Protein is often described as the building block of life – and for good reason. It supports muscle repair, helps keep you fuller for longer, and plays a role in everything from hormone production to healthy skin and hair. But one of the most common questions people ask is: how much protein do you actually need each day, and what are the best ways to get it?
Whether you’re an athlete, someone who’s simply trying to stay active, or just interested in improving your nutrition, understanding protein requirements can make a big difference in your overall health.
How Much Protein Do You Really Need?
Your protein needs depend on a few factors, including your age, weight, activity level, and health goals.
- General adults: The average adult needs about 0.8 grams of protein per kilogram of body weight per day. For example, if you weigh 70kg, that’s around 56g of protein daily.
- Active individuals and athletes: If you exercise regularly or train at higher intensities, your needs may increase to 1.2–2.0 grams per kilogram of body weight. This higher intake supports muscle repair and growth.
- Older adults: As we age, our bodies may need more protein to maintain muscle mass and strength. Experts often recommend 1.0–1.2 grams per kilogram for older adults.
It’s worth noting that exceeding these amounts won’t necessarily mean “more muscle” unless combined with the right type of training. Instead, balance is key.
Best Sources of Protein
Protein is widely available from both animal and plant-based sources.
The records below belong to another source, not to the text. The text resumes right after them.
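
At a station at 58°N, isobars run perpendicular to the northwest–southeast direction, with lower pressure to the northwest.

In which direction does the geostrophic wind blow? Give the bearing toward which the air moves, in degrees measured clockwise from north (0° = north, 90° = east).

045°

The pressure-gradient force points toward the northwest (bearing 315°).
Geostrophic balance: in the Northern Hemisphere the Coriolis force deflects motion to the right, so the geostrophic wind blows 90° to the right of the pressure-gradient force (low pressure on the left).
Rotating 315° by 90° clockwise gives 045° — the wind blows toward the northeast.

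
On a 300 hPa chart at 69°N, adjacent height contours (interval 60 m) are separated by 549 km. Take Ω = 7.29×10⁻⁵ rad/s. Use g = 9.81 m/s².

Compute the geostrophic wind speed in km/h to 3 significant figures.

Coriolis parameter at 69°N:
f = 2Ω sin φ = 2 × 7.29×10⁻⁵ × sin 69° = 1.36×10⁻⁴ s⁻¹
Height gradient: |∂Z/∂n| = 60 m / 549000 m = 1.09×10⁻⁴
On a pressure surface, geostrophic balance gives V_g = (g/f)|∂Z/∂n|:
V_g = 9.81 × 1.09×10⁻⁴ / 1.36×10⁻⁴ = 7.88 m/s
Converting: 7.88 m/s × 3.6 = 28.4 km/h

28.4 km/h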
The right choice for you will depend on your diet preferences, lifestyle, and health goals.
Animal-based sources
- Lean meats like chicken, turkey, and beef
- Fish and seafood
- Eggs
- Dairy products like Greek yoghurt, milk, and cheese
Plant-based sources
- Legumes such as beans, lentils, and chickpeas
- Nuts and seeds
- Soy products like tofu and tempeh
- Wholegrains such as quinoa and brown rice
Protein Supplements and Alternatives
While it’s always best to focus on whole food sources first, supplements can be a practical way to meet your daily requirements – particularly for people with busy lifestyles or higher protein demands. Powders and shakes are the most common, but there are also convenient options like ready-to-drink protein beverages. For instance, many people are now exploring the benefits of protein water as a refreshing, low-calorie way to stay hydrated while boosting protein intake.
These alternatives can help you top up your daily protein levels without feeling heavy or relying solely on meals.
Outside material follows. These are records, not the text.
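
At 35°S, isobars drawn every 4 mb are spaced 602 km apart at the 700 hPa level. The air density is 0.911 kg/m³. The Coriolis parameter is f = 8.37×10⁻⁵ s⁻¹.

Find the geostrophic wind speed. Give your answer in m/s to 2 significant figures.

Pressure gradient: |∂P/∂n| = 400 Pa / 602000 m = 6.64×10⁻⁴ Pa/m
Geostrophic balance (pressure-gradient force = Coriolis force):
V_g = (1/(fρ)) |∂P/∂n| = 6.64×10⁻⁴ / (8.37×10⁻⁵ × 0.911) = 8.71 m/s

8.7 m/s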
Practical Tips to Meet Your Protein Needs
- Spread your intake across the day: Aim to include a source of protein with each meal and snack to keep your body fuelled.
- Plan ahead: Meal prepping can make it easier to balance your protein intake without relying on last-minute choices.
- Mix it up: Rotate between animal and plant-based sources to ensure variety and avoid getting stuck in a routine.
- Think beyond the gym: Protein isn’t just for athletes – it’s vital for anyone wanting to maintain strength, manage weight, and support overall health.
The right amount of protein each day isn’t one-size-fits-all
By understanding your individual needs and incorporating a variety of sources, you’ll be able to fuel your body effectively, support recovery, and maintain long-term health. Whether you’re enjoying a protein-rich meal, snacking on nuts, or adding a light supplement to your routine, hitting your protein goals can be simple, sustainable, and even enjoyable.